Update on Jan. 22, 2018, at 2 p.m.: A Senate agreement has reopened the U.S. federal government.

The U.S. government has been shut down since midnight on Friday—and that could negatively affect growth in Q1, says TD senior economist Leslie Preston in a weekly economics report.

The last 16-day shutdown lowered real GDP by 0.3 percentage points (annualized) in Q4 2013, she says.

“If the shutdown were to drag on, for example, for four weeks, it is estimated it would lower real GDP growth by 1.5 percentage points (annualized),” she says. “Right now, first quarter growth is tracking just shy of 2.5% annualized—strong enough to withstand the hit.”

Markets could rally

Further, the market rally shouldn’t be affected: past shutdowns haven’t been catalysts for market downturn.
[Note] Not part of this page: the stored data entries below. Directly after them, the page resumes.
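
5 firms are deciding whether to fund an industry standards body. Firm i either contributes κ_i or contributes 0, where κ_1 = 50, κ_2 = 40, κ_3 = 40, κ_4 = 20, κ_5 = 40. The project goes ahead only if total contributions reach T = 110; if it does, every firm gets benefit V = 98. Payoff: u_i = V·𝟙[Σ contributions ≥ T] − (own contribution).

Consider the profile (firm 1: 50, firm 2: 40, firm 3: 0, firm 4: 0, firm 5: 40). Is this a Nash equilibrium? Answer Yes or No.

Total = 130 ≥ 110: provided.
Firm 1 (pledges 50, payoff 48): dropping to 0 → total 80, payoff 0. No gain.
Firm 2 (pledges 40, payoff 58): dropping to 0 → total 90, payoff 0. No gain.
Firm 3 (pledges 0, payoff 98): pledging 40 → total 170, payoff 58. No gain.
Firm 4 (pledges 0, payoff 98): pledging 20 → total 150, payoff 78. No gain.
Firm 5 (pledges 40, payoff 58): dropping to 0 → total 90, payoff 0. No gain.

Yes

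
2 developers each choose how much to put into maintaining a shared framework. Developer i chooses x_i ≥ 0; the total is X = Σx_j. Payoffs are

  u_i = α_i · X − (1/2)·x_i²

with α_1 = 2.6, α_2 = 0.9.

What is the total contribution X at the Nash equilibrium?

Developer i's FOC: ∂u_i/∂x_i = α_i − x_i = 0, so x_i* = α_i.
NE contributions = (2.6, 0.9); X = 3.5.

3.5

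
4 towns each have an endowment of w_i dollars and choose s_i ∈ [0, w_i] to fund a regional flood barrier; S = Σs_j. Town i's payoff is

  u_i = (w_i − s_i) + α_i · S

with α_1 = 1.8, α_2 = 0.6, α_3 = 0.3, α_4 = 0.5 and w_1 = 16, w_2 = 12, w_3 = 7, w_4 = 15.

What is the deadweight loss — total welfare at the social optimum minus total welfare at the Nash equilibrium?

∂u_i/∂s_i = α_i − 1, so town i contributes w_i if α_i > 1, else 0.
α_i > 1 for i ∈ {1}; NE contributions (16, 0, 0, 0), S = 16.
W^NE = Σw_i − S^NE + (Σα_i)·S^NE = 50 + 2.2·16 = 85.2.
Planner: ∂(Σu_j)/∂s_i = Σα_j − 1 = 2.2 > 0, so everyone contributes w_i; S^SO = 50, W^SO = 50 + 2.2·50 = 160.
Deadweight loss = 74.8.

74.8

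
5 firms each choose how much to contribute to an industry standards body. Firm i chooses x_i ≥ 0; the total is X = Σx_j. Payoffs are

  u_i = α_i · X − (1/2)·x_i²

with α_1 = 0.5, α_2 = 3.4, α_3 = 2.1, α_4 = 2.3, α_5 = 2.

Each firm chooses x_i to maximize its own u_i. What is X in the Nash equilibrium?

Firm i's FOC: ∂u_i/∂x_i = α_i − x_i = 0, so x_i* = α_i.
NE contributions = (0.5, 3.4, 2.1, 2.3, 2); X = 10.3.

10.3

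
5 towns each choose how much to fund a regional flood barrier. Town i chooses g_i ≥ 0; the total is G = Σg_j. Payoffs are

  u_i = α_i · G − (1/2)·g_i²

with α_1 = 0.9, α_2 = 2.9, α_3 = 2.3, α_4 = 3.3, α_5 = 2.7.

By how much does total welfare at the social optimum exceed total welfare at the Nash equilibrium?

Town i's FOC: ∂u_i/∂g_i = α_i − g_i = 0, so g_i* = α_i.
NE contributions = (0.9, 2.9, 2.3, 3.3, 2.7); G = 12.1.
W^NE = (Σα)·G − ½Σα_i² = 12.1² − ½·32.69 = 130.065.
Planner sets g_i = Σα_j = 12.1 for every i, so G^SO = 5·12.1 = 60.5.
W^SO = (Σα)·G^SO − ½·5·(Σα)² = (5/2)·12.1² = 366.025.
Deadweight loss = W^SO − W^NE = 235.96.

235.96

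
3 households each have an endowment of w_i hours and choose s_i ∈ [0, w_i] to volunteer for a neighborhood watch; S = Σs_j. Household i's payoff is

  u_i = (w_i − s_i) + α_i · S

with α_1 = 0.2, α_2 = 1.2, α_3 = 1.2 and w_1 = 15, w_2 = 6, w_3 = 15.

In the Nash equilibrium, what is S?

21

∂u_i/∂s_i = α_i − 1, so household i contributes w_i if α_i > 1, else 0.
α_i > 1 for i ∈ {2, 3}; NE contributions (0, 6, 15), S = 21.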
“On average, markets have shown modest weakness, with the S&P 500 down 0.6% over the period of the closure,” says Preston. “However, the index rose in 44% of past government shutdowns.”

For example, during the last three shutdowns, under Clinton and Obama, markets rallied.
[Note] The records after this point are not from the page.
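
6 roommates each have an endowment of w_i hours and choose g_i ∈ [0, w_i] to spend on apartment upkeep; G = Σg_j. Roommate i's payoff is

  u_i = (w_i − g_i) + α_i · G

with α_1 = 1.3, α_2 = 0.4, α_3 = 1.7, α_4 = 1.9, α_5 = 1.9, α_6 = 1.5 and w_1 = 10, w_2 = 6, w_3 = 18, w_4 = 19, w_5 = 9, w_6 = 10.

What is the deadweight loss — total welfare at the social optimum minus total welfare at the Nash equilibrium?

∂u_i/∂g_i = α_i − 1, so roommate i contributes w_i if α_i > 1, else 0.
α_i > 1 for i ∈ {1, 3, 4, 5, 6}; NE contributions (10, 0, 18, 19, 9, 10), G = 66.
W^NE = Σw_i − G^NE + (Σα_i)·G^NE = 72 + 7.7·66 = 580.2.
Planner: ∂(Σu_j)/∂g_i = Σα_j − 1 = 7.7 > 0, so everyone contributes w_i; G^SO = 72, W^SO = 72 + 7.7·72 = 626.4.
Deadweight loss = 46.2.

46.2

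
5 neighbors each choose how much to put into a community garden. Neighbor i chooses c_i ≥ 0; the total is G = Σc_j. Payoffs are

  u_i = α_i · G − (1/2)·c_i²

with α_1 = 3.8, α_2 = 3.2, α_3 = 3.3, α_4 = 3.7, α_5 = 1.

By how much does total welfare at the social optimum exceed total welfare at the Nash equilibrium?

Neighbor i's FOC: ∂u_i/∂c_i = α_i − c_i = 0, so c_i* = α_i.
NE contributions = (3.8, 3.2, 3.3, 3.7, 1); G = 15.
W^NE = (Σα)·G − ½Σα_i² = 15² − ½·50.26 = 199.87.
Planner sets c_i = Σα_j = 15 for every i, so G^SO = 5·15 = 75.
W^SO = (Σα)·G^SO − ½·5·(Σα)² = (5/2)·15² = 562.5.
Deadweight loss = W^SO − W^NE = 362.63.

362.63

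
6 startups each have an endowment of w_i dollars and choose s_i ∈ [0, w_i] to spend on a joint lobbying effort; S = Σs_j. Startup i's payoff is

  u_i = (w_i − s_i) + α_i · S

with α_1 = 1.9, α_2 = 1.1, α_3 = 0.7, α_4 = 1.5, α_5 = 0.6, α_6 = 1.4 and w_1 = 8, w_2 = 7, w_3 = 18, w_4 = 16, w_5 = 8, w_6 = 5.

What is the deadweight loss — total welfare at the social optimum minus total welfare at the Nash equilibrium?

161.2

∂u_i/∂s_i = α_i − 1, so startup i contributes w_i if α_i > 1, else 0.
α_i > 1 for i ∈ {1, 2, 4, 6}; NE contributions (8, 7, 0, 16, 0, 5), S = 36.
W^NE = Σw_i − S^NE + (Σα_i)·S^NE = 62 + 6.2·36 = 285.2.
Planner: ∂(Σu_j)/∂s_i = Σα_j − 1 = 6.2 > 0, so everyone contributes w_i; S^SO = 62, W^SO = 62 + 6.2·62 = 446.4.
Deadweight loss = 161.2.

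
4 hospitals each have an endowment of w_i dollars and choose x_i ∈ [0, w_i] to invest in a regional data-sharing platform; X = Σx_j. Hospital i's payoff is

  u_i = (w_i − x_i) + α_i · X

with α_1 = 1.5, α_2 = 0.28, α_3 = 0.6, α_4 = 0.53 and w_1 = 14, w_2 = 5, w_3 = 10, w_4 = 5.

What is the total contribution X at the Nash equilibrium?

14

∂u_i/∂x_i = α_i − 1, so hospital i contributes w_i if α_i > 1, else 0.
α_i > 1 for i ∈ {1}; NE contributions (14, 0, 0, 0), X = 14.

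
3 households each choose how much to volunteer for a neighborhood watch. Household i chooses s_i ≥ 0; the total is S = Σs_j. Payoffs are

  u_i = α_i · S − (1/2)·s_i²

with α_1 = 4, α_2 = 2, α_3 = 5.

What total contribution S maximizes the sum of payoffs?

33

Planner FOC: ∂(Σu_j)/∂s_i = (Σα_j) − s_i = 0, so s_i^SO = Σα_j = 11 for every i; S^SO = 33.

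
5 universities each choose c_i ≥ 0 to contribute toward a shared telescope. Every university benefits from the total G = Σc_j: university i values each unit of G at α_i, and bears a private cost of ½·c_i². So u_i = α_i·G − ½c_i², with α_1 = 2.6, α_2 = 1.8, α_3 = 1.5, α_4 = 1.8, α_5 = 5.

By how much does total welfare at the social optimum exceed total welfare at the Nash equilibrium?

262.18

University i's FOC: ∂u_i/∂c_i = α_i − c_i = 0, so c_i* = α_i.
NE contributions = (2.6, 1.8, 1.5, 1.8, 5); G = 12.7.
W^NE = (Σα)·G − ½Σα_i² = 12.7² − ½·40.49 = 141.045.
Planner sets c_i = Σα_j = 12.7 for every i, so G^SO = 5·12.7 = 63.5.
W^SO = (Σα)·G^SO − ½·5·(Σα)² = (5/2)·12.7² = 403.225.
Deadweight loss = W^SO − W^NE = 262.18.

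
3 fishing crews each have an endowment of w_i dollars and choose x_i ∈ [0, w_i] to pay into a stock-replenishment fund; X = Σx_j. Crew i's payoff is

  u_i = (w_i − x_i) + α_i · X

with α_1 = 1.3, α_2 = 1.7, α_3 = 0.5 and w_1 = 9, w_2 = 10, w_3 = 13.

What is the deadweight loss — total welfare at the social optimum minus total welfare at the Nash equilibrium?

∂u_i/∂x_i = α_i − 1, so crew i contributes w_i if α_i > 1, else 0.
α_i > 1 for i ∈ {1, 2}; NE contributions (9, 10, 0), X = 19.
W^NE = Σw_i − X^NE + (Σα_i)·X^NE = 32 + 2.5·19 = 79.5.
Planner: ∂(Σu_j)/∂x_i = Σα_j − 1 = 2.5 > 0, so everyone contributes w_i; X^SO = 32, W^SO = 32 + 2.5·32 = 112.
Deadweight loss = 32.5.

32.5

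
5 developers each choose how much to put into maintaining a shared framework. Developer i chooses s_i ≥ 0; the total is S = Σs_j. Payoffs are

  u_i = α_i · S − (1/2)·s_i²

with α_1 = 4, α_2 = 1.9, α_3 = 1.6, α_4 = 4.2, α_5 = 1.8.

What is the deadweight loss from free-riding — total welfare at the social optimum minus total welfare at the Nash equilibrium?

294.9

Developer i's FOC: ∂u_i/∂s_i = α_i − s_i = 0, so s_i* = α_i.
NE contributions = (4, 1.9, 1.6, 4.2, 1.8); S = 13.5.
W^NE = (Σα)·S − ½Σα_i² = 13.5² − ½·43.05 = 160.725.
Planner sets s_i = Σα_j = 13.5 for every i, so S^SO = 5·13.5 = 67.5.
W^SO = (Σα)·S^SO − ½·5·(Σα)² = (5/2)·13.5² = 455.625.
Deadweight loss = W^SO − W^NE = 294.9.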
“Given current market optimism on strong global growth, it seems unlikely that a shutdown would derail the rally,” she says.

Read: End-of-cycle positioning for portfolios

About the shutdown

The U.S. government shut down at midnight Friday, as Senate Democrats blocked a House-passed temporary funding bill to reopen the government through Feb. 16. A pending Senate measure would last through Feb. 8.

“Dems are opposed to the bill because they want it to deal with the fate of “Dreamers”—people who were brought to the U.S. illegally as children—whose protection from deportation expires in March,” says Preston, referring to the original bill.

The result of the shutdown is that non-essential services are are closed, like the IRS and statistical agencies.

“The Federal Reserve is not funded by Congress, so it […] remain[s] open for business,” says Preston.